THE WEST AFRICAN nation of Mauritania is known for its poets, for its reserves of gold — and for its failure to take meaningful action to curtail the pervasive practice of modern slaveholding. Tens of thousands of people there, especially women and children, are believed to be in bondage, which explains why undocumented Mauritanians living in the United States have seldom been deported in the past — because doing so would mean enslavement and even torture for many of them.
That seems not to concern the Trump administration’s deportation agents, who, in a stark departure from past practice, have sent back dozens of Mauritanians to a likely future in bondage. In many cases, the deportees have lived in the United States for many years, during which they were merely required to check in periodically with Immigration and Customs Enforcement.
The deportees in question are black Mauritanians, who are ethnically distinct, and speak a different language from the majority Arab and Berber tribes that form the country’s majority and its slaveholding merchant class. They have suffered brutal discrimination as well as enslavement for decades. More recently, the government stripped them of citizenship, meaning that black Mauritanians living overseas, including in the United States, are stateless.

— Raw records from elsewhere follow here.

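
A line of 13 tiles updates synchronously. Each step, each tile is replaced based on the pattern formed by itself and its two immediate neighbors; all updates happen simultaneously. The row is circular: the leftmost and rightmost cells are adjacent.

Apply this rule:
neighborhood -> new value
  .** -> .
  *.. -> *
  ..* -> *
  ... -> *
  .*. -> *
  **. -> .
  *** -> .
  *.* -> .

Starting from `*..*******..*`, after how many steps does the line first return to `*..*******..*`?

2

.**.......**.
*..*******..*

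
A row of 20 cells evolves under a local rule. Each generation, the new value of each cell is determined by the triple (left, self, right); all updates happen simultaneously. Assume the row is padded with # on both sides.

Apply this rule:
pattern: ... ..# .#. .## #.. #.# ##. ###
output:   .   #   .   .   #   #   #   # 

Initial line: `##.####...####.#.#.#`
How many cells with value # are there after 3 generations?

15

generation 1: ###.####.#.####.#.#.
generation 2: ####.####.#.####.#.#
generation 3: #####.####.#.####.#.
count of #: 15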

Mauritania doesn’t want them, and many of them left under threat of violence from the authorities. Heedless of that, and the grim fate that awaits them if they return, ICE is arresting and deporting them anyway. That is unconscionable. After deporting just 18 Mauritanians in the two years ending in October 2017, ICE has removed 79 since then; 33 of them had been convicted of a criminal offense. Another 41 are in ICE detention, according to the agency.
ICE’s arrests and deportations are enabled by the administration’s pressure on the Mauritanian government, which responded by authorizing travel documents that allow deportees to be returned to Mauritania. That sent a chill through the biggest U.S. community of Mauritanians, located in Columbus, Ohio, many of whom have lived there for 20 years.
Mauritania was the last nation on Earth to outlaw slavery, in 1981, but that was mainly a legal nicety. Between 40,000 and 90,000 of its 4.3 million people are believed to be held in households in a hereditary slavery system, passed from generation to generation, with little consequence from the authorities. Antislavery activists in Mauritania have been subjected to harassment and arrest, as documented by a recent report by Amnesty International.
According to the CIA World Factbook, Mauritania’s anti-trafficking enforcement is “negligible.” The Factbook added that of 4,000 child labor cases referred to the police in recent years by nongovernmental advocacy organizations, not one resulted in prosecution or conviction.
That provides an obvious reason for the administration to use its discretion and spare unauthorized Mauritanians who have lived productive lives in the United States from the possibility of a horrific fate. But discretion and common sense have not been the hallmarks of this administration’s immigration policy. The result, in this and other cases, is tragedy and suffering.